My use case is simple: read event logs from Pub/Sub subscription, parse them and save into BigQuery. Because the number of events is expected to grow significantly and I work with unbounded data source I decided to configure sharding in BigQuery: store events into daily tables based on timestamp from the event data (what is called "event time" in the Beam documentation).
The question I have is do I need to configure windowing in my case or I can just leave the default configuration which implicitly uses global window?
The reason I'm asking is because most of the examples of BigQuery sharding I found assume usage of windowing configuration. But in my case, since I'm not using any grouping operations as GroupByKey and Combine, looks like I should be just fine without any windowing configuration.

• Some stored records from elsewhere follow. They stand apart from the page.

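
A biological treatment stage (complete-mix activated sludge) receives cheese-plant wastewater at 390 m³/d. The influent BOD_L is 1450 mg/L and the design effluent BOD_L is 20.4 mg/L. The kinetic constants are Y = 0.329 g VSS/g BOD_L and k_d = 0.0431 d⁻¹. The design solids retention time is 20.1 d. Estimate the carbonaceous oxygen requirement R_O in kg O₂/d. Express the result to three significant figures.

R_O ≈ 418 kg O₂/d

Correct the yield for decay: Y_obs = Y/(1 + k_d θ_c) = 0.329 / (1 + 0.0431 × 20.1) = 0.329 / 1.866 = 0.1763.
Substrate removed = Q·(S₀ − S) = 390 m³/d × (1450 − 20.4) g/m³ = 5.58×10^5 g/d = 557.5 kg/d.
Net sludge production P_X = 0.1763 × 557.5 = 98.29 kg VSS/d.
Carbonaceous O₂ demand = substrate oxidised − cell-mass equivalent = 557.5 − 1.42 × 98.29 = 418.0 kg O₂/d.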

Or are there any reasons for me to use windowing anyway, maybe it affects how BigQueryIO performs for example?
The way I do sharding now is below.
static class TableNamingFn implements SerializableFunction<ValueInSingleWindow<TableRow>, TableDestination> {
@Override
public TableDestination apply(ValueInSingleWindow<TableRow> input) {
DateTimeFormatter formatter = DateTimeFormat.forPattern("yyyyMMdd").withZone(DateTimeZone.UTC);
TableReference reference = new TableReference();
reference.setProjectId("test-project");
reference.setDatasetId("event_log");
DateTime timestamp = new DateTime(input.getValue().get("event_timestamp"), DateTimeZone.UTC);
reference.setTableId("events_" + formatter.print(timestamp));
return new TableDestination(reference, null);
}
}
// And then
eventRows.apply("BigQueryWrite", BigQueryIO.writeTableRows()
.to(new TableNamingFn())
.withSchema(EventSchema)
.withCreateDisposition(BigQueryIO.Write.CreateDisposition.CREATE_IF_NEEDED)
.withWriteDisposition(BigQueryIO.Write.WriteDisposition.WRITE_APPEND));